Spark :: Super Robot Battle Deluxe (n5MD, CD)

829 image 1“My Human Objective,” Spark says in the opening minutes of Super Robot Battle Deluxe, “is to make your ears scream.” A rising tone climbs so high that dogs in the neighborhood are whining in fear. I grind my teeth down to nubs, and I really, really, really want to be doing anything else than suffering through this freakin’ tone of death. Spark can’t do it just once, oh no, he comes back to it time and again during the opening track of his new record, just flogging the listener with this brain-engraving tone. The underlying beat structure and claustrophobic loop of melody (and how it turns itself into a shrieking spinning mass by the end of the track) is, however, decently engaging. Which is the only reason I even bother to get to the second track. “This album is well suited for extreme listening experiences,” the press releases warns –at the very bottom of the page. By the time I get that far, my ears are already bleeding. The gentle sine tones and distant brush of percussion of “Spectralk” is a welcome refuge from the noise terror of the opening track.

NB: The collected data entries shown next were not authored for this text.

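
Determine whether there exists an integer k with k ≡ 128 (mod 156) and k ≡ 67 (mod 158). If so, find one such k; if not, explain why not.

No such integer exists.

Both moduli are multiples of 2 = gcd(156, 158), so any solution would satisfy k ≡ 128 and k ≡ 67 modulo 2 simultaneously.
However 128 ≡ 0 and 67 ≡ 1 (mod 2), and 0 ≠ 1.
Hence the system has no solution.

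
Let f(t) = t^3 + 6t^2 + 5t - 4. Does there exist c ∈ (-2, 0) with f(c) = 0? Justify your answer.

f(-2) = 2 and f(0) = -4, which have opposite signs.
As a polynomial, f is continuous on every closed interval.
So by the Intermediate Value Theorem there is a c strictly between -2 and 0 with f(c) = 0.

Yes, f has a root in the interval.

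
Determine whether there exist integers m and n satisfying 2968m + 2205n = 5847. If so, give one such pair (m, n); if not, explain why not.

Any value of 2968m + 2205n is a multiple of gcd(2968, 2205) = 7.
But 5847 = 7·835 + 2, so 7 ∤ 5847.
Therefore 2968m + 2205n = 5847 has no solution in integers.

There are no such integers.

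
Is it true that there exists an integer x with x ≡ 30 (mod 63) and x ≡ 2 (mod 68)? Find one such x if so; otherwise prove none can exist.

gcd(63, 68) = 1, so the Chinese Remainder Theorem guarantees exactly one residue class mod 4284 satisfying both.
Write x = 30 + 63t and require 30 + 63t ≡ 2 (mod 68), i.e. 63t ≡ 40 (mod 68).
Invert 63 mod 68 by the Euclidean algorithm: 68 = 1·63 + 5, 63 = 12·5 + 3, 5 = 1·3 + 2, 3 = 1·2 + 1, 2 = 2·1 + 0; back-substituting, 1 = 3 − 1·2 = 3 − (5 − 1·3) = −5 + 2·3 = −5 + 2·(63 − 12·5) = 2·63 − 25·5 = 2·63 − 25·(68 − 1·63) = −25·68 + 27·63. Hence 63·27 ≡ 1, so 63⁻¹ ≡ 27 (mod 68).
Therefore t ≡ 27·40 = 1080 ≡ 60 (mod 68).
Taking t = 60 gives x = 30 + 63·60 = 3810.
Verify: 3810 = 60·63 + 30 and 3810 = 56·68 + 2. ✓

x = 3810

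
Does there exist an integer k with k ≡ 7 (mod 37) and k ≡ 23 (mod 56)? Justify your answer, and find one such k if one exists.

k = 303

The moduli 37 and 56 are coprime, so by the Chinese Remainder Theorem a unique solution modulo 2072 exists.
Any solution of the first congruence is k = 7 + 37t; substituting into the second, 37t ≡ 23 − 7 ≡ 16 (mod 56).
Invert 37 mod 56 by the Euclidean algorithm: 56 = 1·37 + 19, 37 = 1·19 + 18, 19 = 1·18 + 1, 18 = 18·1 + 0; back-substituting, 1 = 19 − 1·18 = 19 − (37 − 1·19) = −37 + 2·19 = −37 + 2·(56 − 1·37) = 2·56 − 3·37. Hence 37·(-3) ≡ 1, so 37⁻¹ ≡ -3 ≡ 53 (mod 56).
Therefore t ≡ 53·16 = 848 ≡ 8 (mod 56).
Taking t = 8 gives k = 7 + 37·8 = 303.
Indeed 303 ≡ 7 (mod 37) and 303 ≡ 23 (mod 56).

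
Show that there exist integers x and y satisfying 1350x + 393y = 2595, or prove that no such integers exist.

gcd(1350, 393) = 3, and 3 divides 2595, so integer solutions exist.
Dividing through by 3 reduces the equation to 450x + 131y = 865.
Run the Euclidean algorithm on 450 and 131: 450 = 3·131 + 57, 131 = 2·57 + 17, 57 = 3·17 + 6, 17 = 2·6 + 5, 6 = 1·5 + 1, 5 = 5·1 + 0.
Back-substituting, 1 = 6 − 1·5 = 6 − (17 − 2·6) = −17 + 3·6 = −17 + 3·(57 − 3·17) = 3·57 − 10·17 = 3·57 − 10·(131 − 2·57) = −10·131 + 23·57 = −10·131 + 23·(450 − 3·131) = 23·450 − 79·131; that is, 450·23 + 131·(-79) = 1.
Multiplying through by 865: x = 23·865 = 19895, y = (-79)·865 = -68335 is a solution.
Subtracting 151·131 from x and adding 151·450 to y gives the tidier solution (114, -385).
Indeed 1350·114 + 393·(-385) = 153900 − 151305 = 2595.

x = 114, y = -385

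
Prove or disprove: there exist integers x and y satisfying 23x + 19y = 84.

Since gcd(23, 19) = 1, every integer is an integer combination of 23 and 19.
Dividing repeatedly: 23 = 1·19 + 4, 19 = 4·4 + 3, 4 = 1·3 + 1, 3 = 3·1 + 0.
Unwinding: 1 = 4 − 1·3 = 4 − (19 − 4·4) = −19 + 5·4 = −19 + 5·(23 − 1·19) = 5·23 − 6·19, i.e. 23·5 + 19·(-6) = 1.
Multiplying through by 84: x = 5·84 = 420, y = (-6)·84 = -504 is a solution.
Subtracting 22·19 from x and adding 22·23 to y gives the tidier solution (2, 2).
Check: 23·2 + 19·2 = 46 + 38 = 84. ✓

x = 2, y = 2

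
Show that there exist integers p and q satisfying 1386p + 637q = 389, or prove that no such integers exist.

gcd(1386, 637) = 7, so every integer of the form 1386p + 637q is a multiple of 7.
However 389 leaves remainder 4 on division by 7.
Therefore 1386p + 637q = 389 has no solution in integers.

No such integers exist.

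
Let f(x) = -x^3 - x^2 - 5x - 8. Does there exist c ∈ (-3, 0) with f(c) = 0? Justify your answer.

Yes, such a c exists.

f(-3) = 25 and f(0) = -8, which have opposite signs.
Since f is a polynomial it is continuous on [-3, 0].
By the Intermediate Value Theorem f must vanish at some point of (-3, 0).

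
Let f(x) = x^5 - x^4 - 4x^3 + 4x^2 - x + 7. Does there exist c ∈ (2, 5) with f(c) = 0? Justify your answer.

The endpoint values f(2) = 5 and f(5) = 2102 are both positive. Claim: f(x) > 0 for every x in (2, 5).
Shift to the endpoint 2: with x = 2 + u (0 < u < 3), one computes f(2 + u) = u^5 + 9u^4 + 28u^3 + 36u^2 + 15u + 5.
The nonzero coefficients here are all positive, so for u > 0 every term is positive (or zero), and the constant term 5 is strictly positive.
Therefore f(x) > 0 throughout (2, 5), and f has no zero there.

No.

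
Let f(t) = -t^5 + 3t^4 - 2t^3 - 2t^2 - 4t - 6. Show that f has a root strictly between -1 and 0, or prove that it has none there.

Yes, f has a root in the interval.

f(-1) = 2 and f(0) = -6, which have opposite signs.
Since f is a polynomial it is continuous on [-1, 0].
By the Intermediate Value Theorem f must vanish at some point of (-1, 0).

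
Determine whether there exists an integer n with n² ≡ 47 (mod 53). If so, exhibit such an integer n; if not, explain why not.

n = 10

n = 10 works: 10² = 100, and 100 − 47 = 53 = 1·53.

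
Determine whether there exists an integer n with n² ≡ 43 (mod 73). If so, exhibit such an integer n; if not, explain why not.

73 is prime, so by Euler's criterion 43 is a square mod 73 iff 43^((73−1)/2) = 43^36 ≡ 1 (mod 73).
Repeated squaring mod 73: 43^2 = 1849 ≡ 24; 43^4 ≡ 24² = 576 ≡ 65; 43^8 ≡ 65² = 4225 ≡ 64; 43^16 ≡ 64² = 4096 ≡ 8; 43^32 ≡ 8² = 64 ≡ 64.
Since 36 = 32 + 4, 43^36 ≡ 64 · 65; multiplying out mod 73: 64·65 = 4160 ≡ 72. Thus 43^36 ≡ 72 ≡ −1 (mod 73).
By Euler's criterion 43 is a quadratic non-residue mod 73: no n satisfies n² ≡ 43 (mod 73).

No, no such integer exists.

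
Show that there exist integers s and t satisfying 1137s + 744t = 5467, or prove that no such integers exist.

gcd(1137, 744) = 3, so every integer of the form 1137s + 744t is a multiple of 3.
But 5467 = 3·1822 + 1, so 3 ∤ 5467.
So the equation is unsolvable over ℤ.

There are no such integers.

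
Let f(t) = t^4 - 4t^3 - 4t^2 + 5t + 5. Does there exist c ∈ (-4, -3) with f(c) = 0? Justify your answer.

f(-4) = 433 and f(-3) = 143, both positive, so a sign-change argument is unavailable; we show f keeps this sign on the whole interval.
Substitute t = -3 − u, where 0 < u < 1 on the interval. Expanding, f(-3 − u) = u^4 + 16u^3 + 86u^2 + 187u + 143.
All 5 nonzero coefficients of this polynomial in u are positive; hence for u > 0 the value is a sum of positive terms (the constant 143 among them).
So f is strictly positive on (-4, -3); no root exists in the interval.

No such root exists.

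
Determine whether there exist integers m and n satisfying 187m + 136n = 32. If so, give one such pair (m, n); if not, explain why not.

gcd(187, 136) = 17, so every integer of the form 187m + 136n is a multiple of 17.
But 32 is not a multiple of 17 (it leaves remainder 15).
Hence no integers m, n satisfy the equation.

There are no such integers.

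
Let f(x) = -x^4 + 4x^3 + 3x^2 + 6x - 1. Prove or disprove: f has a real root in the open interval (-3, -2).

f has no root in that interval.

The endpoint values f(-3) = -181 and f(-2) = -49 are both negative. Claim: f(x) < 0 for every x in (-3, -2).
Shift to the endpoint -2: with x = -2 − u (0 < u < 1), one computes f(-2 − u) = -u^4 - 12u^3 - 45u^2 - 74u - 49.
The nonzero coefficients here are all negative, so for u > 0 every term is negative (or zero), and the constant term -49 is strictly negative.
So f is strictly negative on (-3, -2); no root exists in the interval.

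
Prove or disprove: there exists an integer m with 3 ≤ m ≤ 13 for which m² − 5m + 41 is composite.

m = 12

At m = 12: 12² − 5·12 + 41 = 125 = 5·25, which is composite.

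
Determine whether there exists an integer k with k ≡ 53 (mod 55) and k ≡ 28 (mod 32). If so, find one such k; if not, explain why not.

Since 55 and 32 share no common factor, CRT says the pair of congruences has a solution (unique mod 1760).
Write k = 53 + 55t and require 53 + 55t ≡ 28 (mod 32), i.e. 55t ≡ 7 (mod 32).
55 ≡ 23 (mod 32), so this reads 23t ≡ 7 (mod 32). Since 23·7 = 161 = 5·32 + 1, the inverse of 23 mod 32 is 7.
Multiplying by 7: t ≡ 7·7 = 49 ≡ 17 (mod 32).
With t = 17: k = 53 + 55·17 = 988.
Check: 988 mod 55 = 53, 988 mod 32 = 28. ✓

k = 988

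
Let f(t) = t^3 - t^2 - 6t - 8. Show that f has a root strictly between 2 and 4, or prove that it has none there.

Yes, f has a root in the interval.

f(2) = -16 and f(4) = 16, which have opposite signs.
As a polynomial, f is continuous on every closed interval.
By the Intermediate Value Theorem, f takes the value 0 somewhere in the open interval.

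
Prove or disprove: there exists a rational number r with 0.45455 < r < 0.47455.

r = 6/13

Scale by 13: the interval becomes (5.90915, 6.16915), which contains the integer 6.
So r = 6/13 works: it is a ratio of integers, and dividing 13·0.45455 < 6 < 13·0.47455 through by 13 gives 0.45455 < 6/13 < 0.47455.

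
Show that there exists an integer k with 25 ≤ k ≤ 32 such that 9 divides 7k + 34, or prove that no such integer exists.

At k = 25 the value 209 is not a multiple of 9. At k = 26 we get 7·26 + 34 = 216, and 216 = 9·24.

k = 26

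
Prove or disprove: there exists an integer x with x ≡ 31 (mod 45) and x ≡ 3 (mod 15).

No such integer exists.

Reduce both congruences modulo 15, which divides 45 and 15: they say x ≡ 31 (mod 15) and x ≡ 3 (mod 15).
But 31 mod 15 = 1 while 3 mod 15 = 3, a contradiction.
So no integer satisfies both congruences.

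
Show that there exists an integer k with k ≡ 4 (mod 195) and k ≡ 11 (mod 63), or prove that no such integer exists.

There is no such integer.

Both moduli are multiples of 3 = gcd(195, 63), so any solution would satisfy k ≡ 4 and k ≡ 11 modulo 3 simultaneously.
However 4 ≡ 1 and 11 ≡ 2 (mod 3), and 1 ≠ 2.
Therefore no such k exists.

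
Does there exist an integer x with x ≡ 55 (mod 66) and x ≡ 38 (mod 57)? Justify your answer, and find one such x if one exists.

No, no such integer exists.

Reduce both congruences modulo 3, which divides 66 and 57: they say x ≡ 55 (mod 3) and x ≡ 38 (mod 3).
However 55 ≡ 1 and 38 ≡ 2 (mod 3), and 1 ≠ 2.
Therefore no such x exists.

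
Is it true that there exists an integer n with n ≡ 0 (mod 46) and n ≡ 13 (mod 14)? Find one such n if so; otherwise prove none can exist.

Reduce both congruences modulo 2, which divides 46 and 14: they say n ≡ 0 (mod 2) and n ≡ 13 (mod 2).
These are incompatible: 0 − 13 = -13 is not divisible by 2.
So no integer satisfies both congruences.

No such integer exists.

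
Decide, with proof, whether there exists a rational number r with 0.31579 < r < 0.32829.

Multiplying by 22: 22·0.31579 = 6.94738 and 22·0.32829 = 7.22238, so the integer 7 lies strictly between them.
Dividing back, 0.31579 < 7/22 < 0.32829, and 7/22 is rational.

r = 7/22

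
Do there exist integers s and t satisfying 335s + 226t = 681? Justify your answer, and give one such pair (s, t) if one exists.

Since gcd(335, 226) = 1, every integer is an integer combination of 335 and 226.
Euclidean algorithm: 335 = 1·226 + 109, 226 = 2·109 + 8, 109 = 13·8 + 5, 8 = 1·5 + 3, 5 = 1·3 + 2, 3 = 1·2 + 1, 2 = 2·1 + 0.
Unwinding: 1 = 3 − 1·2 = 3 − (5 − 1·3) = −5 + 2·3 = −5 + 2·(8 − 1·5) = 2·8 − 3·5 = 2·8 − 3·(109 − 13·8) = −3·109 + 41·8 = −3·109 + 41·(226 − 2·109) = 41·226 − 85·109 = 41·226 − 85·(335 − 1·226) = −85·335 + 126·226, i.e. 335·(-85) + 226·126 = 1.
Multiplying through by 681: s = (-85)·681 = -57885, t = 126·681 = 85806 is a solution.
Adding 257·226 to s and subtracting 257·335 from t gives the tidier solution (197, -289).
Indeed 335·197 + 226·(-289) = 65995 − 65314 = 681.

s = 197, t = -289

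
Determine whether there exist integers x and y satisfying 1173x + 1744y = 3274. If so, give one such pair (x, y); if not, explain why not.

1173 and 1744 are coprime, so 1173x + 1744y ranges over all of ℤ.
Euclidean algorithm: 1744 = 1·1173 + 571, 1173 = 2·571 + 31, 571 = 18·31 + 13, 31 = 2·13 + 5, 13 = 2·5 + 3, 5 = 1·3 + 2, 3 = 1·2 + 1, 2 = 2·1 + 0.
Unwinding: 1 = 3 − 1·2 = 3 − (5 − 1·3) = −5 + 2·3 = −5 + 2·(13 − 2·5) = 2·13 − 5·5 = 2·13 − 5·(31 − 2·13) = −5·31 + 12·13 = −5·31 + 12·(571 − 18·31) = 12·571 − 221·31 = 12·571 − 221·(1173 − 2·571) = −221·1173 + 454·571 = −221·1173 + 454·(1744 − 1·1173) = 454·1744 − 675·1173, i.e. 1173·(-675) + 1744·454 = 1.
Scaling by 3274 gives the particular solution (x, y) = (-2209950, 1486396).
Shifting by a multiple of (1744, −1173) keeps it a solution: x = -2209950 + 1268·1744 = 1442, y = 1486396 − 1268·1173 = -968.
Indeed 1173·1442 + 1744·(-968) = 1691466 − 1688192 = 3274.

x = 1442, y = -968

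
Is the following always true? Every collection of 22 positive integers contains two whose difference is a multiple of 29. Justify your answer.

No; for instance {16, 17, 18, 19, 20, 21, 22, 23, 24, 25, 26, 27, 28, 29, 30, 31, 32, 33, 34, 35, 36, 37} is a counterexample.

Consider the 22 integers 16, 17, …, 37. They lie in distinct residue classes modulo 29, since 22 ≤ 29.
No two share a residue, so no pair has difference divisible by 29; the claim fails for this set.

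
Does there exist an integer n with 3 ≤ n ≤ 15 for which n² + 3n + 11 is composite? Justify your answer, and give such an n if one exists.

At n = 11: 11² + 3·11 + 11 = 165 = 3·55, which is composite.

n = 11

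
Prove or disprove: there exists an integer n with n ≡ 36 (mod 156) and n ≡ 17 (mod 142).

No such integer exists.

Both moduli are multiples of 2 = gcd(156, 142), so any solution would satisfy n ≡ 36 and n ≡ 17 modulo 2 simultaneously.
However 36 ≡ 0 and 17 ≡ 1 (mod 2), and 0 ≠ 1.
Hence the system has no solution.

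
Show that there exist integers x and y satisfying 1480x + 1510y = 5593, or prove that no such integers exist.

gcd(1480, 1510) = 10, so every integer of the form 1480x + 1510y is a multiple of 10.
However 5593 leaves remainder 3 on division by 10.
So the equation is unsolvable over ℤ.

No such integers exist.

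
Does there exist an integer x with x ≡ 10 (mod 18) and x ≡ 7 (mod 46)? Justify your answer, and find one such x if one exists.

gcd(18, 46) = 2. If x ≡ 10 (mod 18) and x ≡ 7 (mod 46), then x ≡ 10 (mod 2) and x ≡ 7 (mod 2).
But 10 mod 2 = 0 while 7 mod 2 = 1, a contradiction.
Therefore no such x exists.

No such integer exists.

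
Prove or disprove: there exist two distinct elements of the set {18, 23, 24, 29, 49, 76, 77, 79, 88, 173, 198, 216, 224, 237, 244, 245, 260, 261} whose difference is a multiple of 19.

No such pair exists.

Reduce each element modulo 19: 18↦18, 23↦4, 24↦5, 29↦10, 49↦11, 76↦0, 77↦1, 79↦3, 88↦12, 173↦2, 198↦8, 216↦7, 224↦15, 237↦9, 244↦16, 245↦17, 260↦13, 261↦14.
These 18 residues are pairwise different, hence no difference of two elements is divisible by 19.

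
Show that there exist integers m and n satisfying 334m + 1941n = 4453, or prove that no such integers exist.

Since gcd(334, 1941) = 1, every integer is an integer combination of 334 and 1941.
Euclidean algorithm: 1941 = 5·334 + 271, 334 = 1·271 + 63, 271 = 4·63 + 19, 63 = 3·19 + 6, 19 = 3·6 + 1, 6 = 6·1 + 0.
Unwinding: 1 = 19 − 3·6 = 19 − 3·(63 − 3·19) = −3·63 + 10·19 = −3·63 + 10·(271 − 4·63) = 10·271 − 43·63 = 10·271 − 43·(334 − 1·271) = −43·334 + 53·271 = −43·334 + 53·(1941 − 5·334) = 53·1941 − 308·334, i.e. 334·(-308) + 1941·53 = 1.
Multiplying through by 4453: m = (-308)·4453 = -1371524, n = 53·4453 = 236009 is a solution.
Shifting by a multiple of (1941, −334) keeps it a solution: m = -1371524 + 707·1941 = 763, n = 236009 − 707·334 = -129.
Check: 334·763 + 1941·(-129) = 254842 − 250389 = 4453. ✓

m = 763, n = -129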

Spark is out to obliterate electronics on his newest record, adopting a live, performance-style approach to his knob twiddling and squelch blasting. It’s old-school improvisation against the digital backdrop, on-the-fly node splicing for optimal disjointedness and the persistent cicada rhythm of granular chaos. Tracks like “Space” with its buzz of attenuated air raid sirens and popping steam beats turn themselves inside out and become the thrashing chaos of breakbeat aggression (“Bombing For Peace”) before splintering into Dali-esque timepieces that rapidly tick themselves into oblivion and fuse into a drifting ambience that gives birth to emotionally arresting analog melodies (“Memor”).

“Sick to Death” squiggles with robotic voices driven into the DSP stratosphere while a virtual harpsichord charms its way out of a plastic bag. “Transform, Sonic Doom” tries to out-Devine Richard Devine with his endless layering of sound bytes and digital effects (and, somewhat surprisingly, it actually works pretty well as a combat piece). “Secret Science,” one of my favorites, welds deep space noises to an angular piano solo like a Keith Emerson composition for the 50th anniversary of Vangelis’ Cosmos soundtrack.

It’s a constantly shifting landscape out there in Super Robot Battle Deluxe as Spark puts a live wire into his creative muscles and lets his overloaded cortex drive his fingertips. Some of it works, some of it will be of interest only to those with a deep passion for the caustic precision of a thousand knives being sharpened simultaneously, and the rest will be heard with a curious fascination as to how these disparate elements could actually be combined into a listenable whole. Engaging, in the end.

Super Robot Battle Deluxe is out now on n5MD.